It is good to know that Coun. Dave Willie supports open government for the Qualicum Beach town council (The NEWS, May 9).
Transparency and accountability are among the hallmarks of a democratic society and of principled and informed government decision making.
His immediate concern appears to be with staff unused sick time. My question is whether his appeal for open government is equally applicable to the Clarion proposal and the speedy, and some would argue, hidden decision-making process which has essentially kept the town’s citizenry on the outside looking in.
Regrettably, it was clear at the May 6 public hearing into the Clarion proposal that the views of all those who spoke against, and for, were being presented to a brick wall. There was no opportunity for dialogue with any of the council members. In fact, the great majority (more than three-quarters of the speakers) spoke against the proposal as presented. Significantly, however, no one opposed the development of the site. In other words, there was a high degree of community willingness to find a solution in keeping with the Official Community Plan.
Yet were all the councilors listening with an open mind? Apparently not. At the resumed council meeting held immediately after the public hearing, all the amendments brought forward by the mayor and Coun.
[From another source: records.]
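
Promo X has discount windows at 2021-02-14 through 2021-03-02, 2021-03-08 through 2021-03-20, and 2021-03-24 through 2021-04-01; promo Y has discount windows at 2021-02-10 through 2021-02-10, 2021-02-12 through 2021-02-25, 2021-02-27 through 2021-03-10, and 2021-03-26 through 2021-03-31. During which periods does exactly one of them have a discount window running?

2021-02-10 through 2021-02-10, 2021-02-12 through 2021-02-13, 2021-02-26 through 2021-02-26, 2021-03-03 through 2021-03-07, 2021-03-11 through 2021-03-20, 2021-03-24 through 2021-03-25, 2021-04-01 through 2021-04-01

A but not B: 2021-02-26 through 2021-02-26, 2021-03-11 through 2021-03-20, 2021-03-24 through 2021-03-25, 2021-04-01 through 2021-04-01.
B but not A: 2021-02-10 through 2021-02-10, 2021-02-12 through 2021-02-13, 2021-03-03 through 2021-03-07.
Combining gives A △ B.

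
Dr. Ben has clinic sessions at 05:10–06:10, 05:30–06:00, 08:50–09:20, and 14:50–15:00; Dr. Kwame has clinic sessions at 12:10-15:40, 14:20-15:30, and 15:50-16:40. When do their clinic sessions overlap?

A, merged: 05:10-06:10, 08:50-09:20, 14:50-15:00.
B, merged: 12:10-15:40, 15:50-16:40.
05:10-06:10: no overlap with the second set.
08:50-09:20: no overlap with the second set.
14:50-15:00 meets the second set on 14:50-15:00.

14:50-15:00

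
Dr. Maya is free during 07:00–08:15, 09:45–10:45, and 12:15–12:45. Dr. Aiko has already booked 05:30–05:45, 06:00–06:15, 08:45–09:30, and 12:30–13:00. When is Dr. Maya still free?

07:00–08:15, 09:45–10:45, 12:15–12:30

07:00–08:15 is untouched.
09:45–10:45 is untouched.
12:15–12:45 with B removed leaves 12:15–12:30.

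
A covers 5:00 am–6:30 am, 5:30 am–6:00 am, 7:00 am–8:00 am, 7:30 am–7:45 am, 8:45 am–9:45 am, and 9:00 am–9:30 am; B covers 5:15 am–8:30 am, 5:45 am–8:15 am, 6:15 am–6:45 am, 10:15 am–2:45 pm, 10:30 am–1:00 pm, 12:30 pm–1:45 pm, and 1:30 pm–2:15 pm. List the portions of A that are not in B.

Merge the first list: 5:00 am-6:30 am, 7:00 am-8:00 am, 8:45 am-9:45 am.
Merge the second list: 5:15 am-8:30 am, 10:15 am-2:45 pm.
5:00 am-6:30 am \ B = 5:00 am-5:15 am.
7:00 am-8:00 am: entirely removed.
8:45 am-9:45 am: nothing removed.

5:00 am-5:15 am, 8:45 am-9:45 am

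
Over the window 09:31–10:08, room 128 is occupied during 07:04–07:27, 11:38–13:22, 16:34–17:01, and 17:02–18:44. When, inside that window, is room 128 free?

The merged coverage is 07:04-07:27, 11:38-13:22, 16:34-17:01, 17:02-18:44.
Complement within 09:31-10:08: 09:31-10:08.

09:31-10:08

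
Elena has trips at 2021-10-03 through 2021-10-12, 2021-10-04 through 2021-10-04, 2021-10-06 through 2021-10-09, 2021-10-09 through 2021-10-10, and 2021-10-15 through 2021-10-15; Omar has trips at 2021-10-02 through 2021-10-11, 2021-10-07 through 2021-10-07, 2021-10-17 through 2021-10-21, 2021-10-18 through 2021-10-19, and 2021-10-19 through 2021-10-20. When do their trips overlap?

2021-10-03 through 2021-10-11

First set merges to 2021-10-03 through 2021-10-12, 2021-10-15 through 2021-10-15.
Second set merges to 2021-10-02 through 2021-10-11, 2021-10-17 through 2021-10-21.
2021-10-03 through 2021-10-12 ∩ B → 2021-10-03 through 2021-10-11.
2021-10-15 through 2021-10-15 meets no B interval.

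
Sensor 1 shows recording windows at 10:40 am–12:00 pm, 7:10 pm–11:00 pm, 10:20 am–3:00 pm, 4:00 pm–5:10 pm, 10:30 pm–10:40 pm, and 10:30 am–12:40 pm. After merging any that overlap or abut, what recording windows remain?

Sort by start: 10:20 am–3:00 pm, 10:30 am–12:40 pm, 10:40 am–12:00 pm, 4:00 pm–5:10 pm, 7:10 pm–11:00 pm, 10:30 pm–10:40 pm.
10:30 am–12:40 pm overlaps/touches 10:20 am–3:00 pm → extend to 10:20 am–3:00 pm.
10:40 am–12:00 pm overlaps/touches 10:20 am–3:00 pm → extend to 10:20 am–3:00 pm.
4:00 pm–5:10 pm is disjoint → start new block.
7:10 pm–11:00 pm is disjoint → start new block.
10:30 pm–10:40 pm overlaps/touches 7:10 pm–11:00 pm → extend to 7:10 pm–11:00 pm.

10:20 am–3:00 pm, 4:00 pm–5:10 pm, 7:10 pm–11:00 pm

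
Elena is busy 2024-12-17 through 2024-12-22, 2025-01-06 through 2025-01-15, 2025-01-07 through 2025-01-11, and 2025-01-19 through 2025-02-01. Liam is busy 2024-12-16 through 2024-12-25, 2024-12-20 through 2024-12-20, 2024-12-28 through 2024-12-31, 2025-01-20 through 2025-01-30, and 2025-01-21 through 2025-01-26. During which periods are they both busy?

Merge the first list: 2024-12-17 through 2024-12-22, 2025-01-06 through 2025-01-15, 2025-01-19 through 2025-02-01.
Merge the second list: 2024-12-16 through 2024-12-25, 2024-12-28 through 2024-12-31, 2025-01-20 through 2025-01-30.
2024-12-17 through 2024-12-22 ∩ B → 2024-12-17 through 2024-12-22.
2025-01-06 through 2025-01-15 meets no B interval.
2025-01-19 through 2025-02-01 ∩ B → 2025-01-20 through 2025-01-30.

2024-12-17 through 2024-12-22, 2025-01-20 through 2025-01-30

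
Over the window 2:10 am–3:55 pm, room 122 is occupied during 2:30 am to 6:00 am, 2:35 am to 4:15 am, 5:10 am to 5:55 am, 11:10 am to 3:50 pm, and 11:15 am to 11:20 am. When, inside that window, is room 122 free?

2:10 am–2:30 am, 6:00 am–11:10 am, 3:50 pm–3:55 pm

After merging, the occupied span is 2:30 am–6:00 am, 11:10 am–3:50 pm.
Uncovered inside 2:10 am–3:55 pm: 2:10 am–2:30 am, 6:00 am–11:10 am, 3:50 pm–3:55 pm.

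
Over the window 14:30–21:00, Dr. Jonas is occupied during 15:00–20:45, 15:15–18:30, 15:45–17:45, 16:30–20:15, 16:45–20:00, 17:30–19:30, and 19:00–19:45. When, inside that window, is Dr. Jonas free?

The merged coverage is 15:00–20:45.
Gaps within 14:30–21:00: 14:30–15:00, 20:45–21:00.

14:30–15:00, 20:45–21:00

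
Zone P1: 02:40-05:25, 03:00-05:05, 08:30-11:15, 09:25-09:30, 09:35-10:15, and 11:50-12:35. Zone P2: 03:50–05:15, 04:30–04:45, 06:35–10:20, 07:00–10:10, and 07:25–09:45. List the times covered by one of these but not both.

02:40–03:50, 05:15–05:25, 06:35–08:30, 10:20–11:15, 11:50–12:35

First set merges to 02:40–05:25, 08:30–11:15, 11:50–12:35.
Second set merges to 03:50–05:15, 06:35–10:20.
A \ B = 02:40–03:50, 05:15–05:25, 10:20–11:15, 11:50–12:35.
B \ A = 06:35–08:30.
Union of the two gives the symmetric difference.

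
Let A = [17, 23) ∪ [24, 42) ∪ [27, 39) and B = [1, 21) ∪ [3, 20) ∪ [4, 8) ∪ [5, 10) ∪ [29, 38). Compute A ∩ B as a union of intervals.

[17, 21) ∪ [29, 38)

A, merged: [17, 23), [24, 42).
B, merged: [1, 21), [29, 38).
[17, 23) overlaps B on [17, 21).
[24, 42) overlaps B on [29, 38).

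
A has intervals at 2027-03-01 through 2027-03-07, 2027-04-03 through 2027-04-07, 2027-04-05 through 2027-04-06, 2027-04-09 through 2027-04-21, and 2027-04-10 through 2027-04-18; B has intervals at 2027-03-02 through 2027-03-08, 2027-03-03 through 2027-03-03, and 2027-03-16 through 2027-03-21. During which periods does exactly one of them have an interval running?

A, merged: 2027-03-01 through 2027-03-07, 2027-04-03 through 2027-04-07, 2027-04-09 through 2027-04-21.
B, merged: 2027-03-02 through 2027-03-08, 2027-03-16 through 2027-03-21.
A \ B = 2027-03-01 through 2027-03-01, 2027-04-03 through 2027-04-07, 2027-04-09 through 2027-04-21.
B \ A = 2027-03-08 through 2027-03-08, 2027-03-16 through 2027-03-21.
Union of the two gives the symmetric difference.

2027-03-01 through 2027-03-01, 2027-03-08 through 2027-03-08, 2027-03-16 through 2027-03-21, 2027-04-03 through 2027-04-07, 2027-04-09 through 2027-04-21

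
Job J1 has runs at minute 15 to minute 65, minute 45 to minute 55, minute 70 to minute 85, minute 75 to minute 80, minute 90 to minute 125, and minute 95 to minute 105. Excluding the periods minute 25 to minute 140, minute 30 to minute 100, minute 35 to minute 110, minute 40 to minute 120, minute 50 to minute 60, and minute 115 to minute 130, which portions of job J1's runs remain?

A, merged: minute 15 to minute 65, minute 70 to minute 85, minute 90 to minute 125.
B, merged: minute 25 to minute 140.
minute 15 to minute 65 with B removed leaves minute 15 to minute 25.
minute 70 to minute 85 lies entirely inside B → drops out.
minute 90 to minute 125 lies entirely inside B → drops out.

minute 15 to minute 25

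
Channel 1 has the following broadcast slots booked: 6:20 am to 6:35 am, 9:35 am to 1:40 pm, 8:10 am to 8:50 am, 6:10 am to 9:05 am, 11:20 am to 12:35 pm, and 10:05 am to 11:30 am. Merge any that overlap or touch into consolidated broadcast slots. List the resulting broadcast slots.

Sort by start: 6:10 am–9:05 am, 6:20 am–6:35 am, 8:10 am–8:50 am, 9:35 am–1:40 pm, 10:05 am–11:30 am, 11:20 am–12:35 pm.
6:20 am–6:35 am overlaps/touches 6:10 am–9:05 am → extend to 6:10 am–9:05 am.
8:10 am–8:50 am overlaps/touches 6:10 am–9:05 am → extend to 6:10 am–9:05 am.
9:35 am–1:40 pm is disjoint → start new block.
10:05 am–11:30 am overlaps/touches 9:35 am–1:40 pm → extend to 9:35 am–1:40 pm.
11:20 am–12:35 pm overlaps/touches 9:35 am–1:40 pm → extend to 9:35 am–1:40 pm.

6:10 am–9:05 am, 9:35 am–1:40 pm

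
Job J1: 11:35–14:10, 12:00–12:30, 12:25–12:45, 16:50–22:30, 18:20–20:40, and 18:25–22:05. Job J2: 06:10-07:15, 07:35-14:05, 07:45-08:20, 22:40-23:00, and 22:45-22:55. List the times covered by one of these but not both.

Merge the first list: 11:35–14:10, 16:50–22:30.
Merge the second list: 06:10–07:15, 07:35–14:05, 22:40–23:00.
A \ B = 14:05–14:10, 16:50–22:30.
B \ A = 06:10–07:15, 07:35–11:35, 22:40–23:00.
Union of the two gives the symmetric difference.

06:10–07:15, 07:35–11:35, 14:05–14:10, 16:50–22:30, 22:40–23:00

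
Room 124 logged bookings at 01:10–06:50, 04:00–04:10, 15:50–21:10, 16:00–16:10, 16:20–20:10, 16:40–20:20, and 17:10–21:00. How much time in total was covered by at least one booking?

Merged: 01:10-06:50, 15:50-21:10.
Lengths: 5 h 40 min + 5 h 20 min = 11 h.

11 h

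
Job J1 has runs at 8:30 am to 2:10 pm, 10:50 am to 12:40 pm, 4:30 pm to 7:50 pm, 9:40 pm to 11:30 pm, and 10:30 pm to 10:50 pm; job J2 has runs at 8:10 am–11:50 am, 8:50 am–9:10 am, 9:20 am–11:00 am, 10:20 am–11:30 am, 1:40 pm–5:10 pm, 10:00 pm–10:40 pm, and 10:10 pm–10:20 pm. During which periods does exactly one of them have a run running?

8:10 am–8:30 am, 11:50 am–1:40 pm, 2:10 pm–4:30 pm, 5:10 pm–7:50 pm, 9:40 pm–10:00 pm, 10:40 pm–11:30 pm

First set merges to 8:30 am–2:10 pm, 4:30 pm–7:50 pm, 9:40 pm–11:30 pm.
Second set merges to 8:10 am–11:50 am, 1:40 pm–5:10 pm, 10:00 pm–10:40 pm.
Only in the first: 11:50 am–1:40 pm, 5:10 pm–7:50 pm, 9:40 pm–10:00 pm, 10:40 pm–11:30 pm.
Only in the second: 8:10 am–8:30 am, 2:10 pm–4:30 pm.
Together these are the periods covered by exactly one.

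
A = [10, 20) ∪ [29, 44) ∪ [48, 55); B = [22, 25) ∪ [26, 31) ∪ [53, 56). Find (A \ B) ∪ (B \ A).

[10, 20) ∪ [22, 25) ∪ [26, 29) ∪ [31, 44) ∪ [48, 53) ∪ [55, 56)

A but not B: [10, 20), [31, 44), [48, 53).
B but not A: [22, 25), [26, 29), [55, 56).
Combining gives A △ B.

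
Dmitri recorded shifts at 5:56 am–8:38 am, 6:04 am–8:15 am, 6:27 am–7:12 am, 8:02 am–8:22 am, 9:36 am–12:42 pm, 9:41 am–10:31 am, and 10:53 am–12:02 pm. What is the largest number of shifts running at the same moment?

3

Sweep endpoints in order; track running count of active intervals.
Peak of 3 reached at 6:27 am.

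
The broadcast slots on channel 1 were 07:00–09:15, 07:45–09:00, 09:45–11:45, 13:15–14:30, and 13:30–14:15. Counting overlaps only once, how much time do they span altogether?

5 h 30 min

Merged: 07:00–09:15, 09:45–11:45, 13:15–14:30.
Lengths: 2 h 15 min + 2 h + 1 h 15 min = 5 h 30 min.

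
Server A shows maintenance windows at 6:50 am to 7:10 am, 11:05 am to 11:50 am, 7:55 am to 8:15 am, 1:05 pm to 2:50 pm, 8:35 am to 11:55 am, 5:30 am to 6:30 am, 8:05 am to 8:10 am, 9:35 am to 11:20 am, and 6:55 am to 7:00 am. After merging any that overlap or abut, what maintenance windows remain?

5:30 am–6:30 am, 6:50 am–7:10 am, 7:55 am–8:15 am, 8:35 am–11:55 am, 1:05 pm–2:50 pm

Sort by start: 5:30 am–6:30 am, 6:50 am–7:10 am, 6:55 am–7:00 am, 7:55 am–8:15 am, 8:05 am–8:10 am, 8:35 am–11:55 am, 9:35 am–11:20 am, 11:05 am–11:50 am, 1:05 pm–2:50 pm.
6:50 am–7:10 am is disjoint → start new block.
6:55 am–7:00 am overlaps/touches 6:50 am–7:10 am → extend to 6:50 am–7:10 am.
7:55 am–8:15 am is disjoint → start new block.
8:05 am–8:10 am overlaps/touches 7:55 am–8:15 am → extend to 7:55 am–8:15 am.
8:35 am–11:55 am is disjoint → start new block.
9:35 am–11:20 am overlaps/touches 8:35 am–11:55 am → extend to 8:35 am–11:55 am.
11:05 am–11:50 am overlaps/touches 8:35 am–11:55 am → extend to 8:35 am–11:55 am.
1:05 pm–2:50 pm is disjoint → start new block.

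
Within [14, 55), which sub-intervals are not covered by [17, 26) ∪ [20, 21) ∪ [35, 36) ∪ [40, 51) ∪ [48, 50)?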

Scott Tanner were voted down by the other three councillors.
Surely if one is in favor of open government and the need for transparency and accountability to the public one should be open to thinking anew when informed by reasonable and community-minded proposals, and ways of proceeding.
This is particularly so when a community-based consensus could still be reached about such a key project, with bitter divisiveness being set aside.
And surely Bill Katerenchuk, the developer, and Neil Banich, the principal of Wensley Architecture Ltd would want to proceed on a foundation of community goodwill.
After all, Wensley’s website states: “We treat new commissions as unique opportunities to create buildings that meet or exceed the expectations of our clients and that give regard to the local community.”
This sounds like an invitation to openness and participation.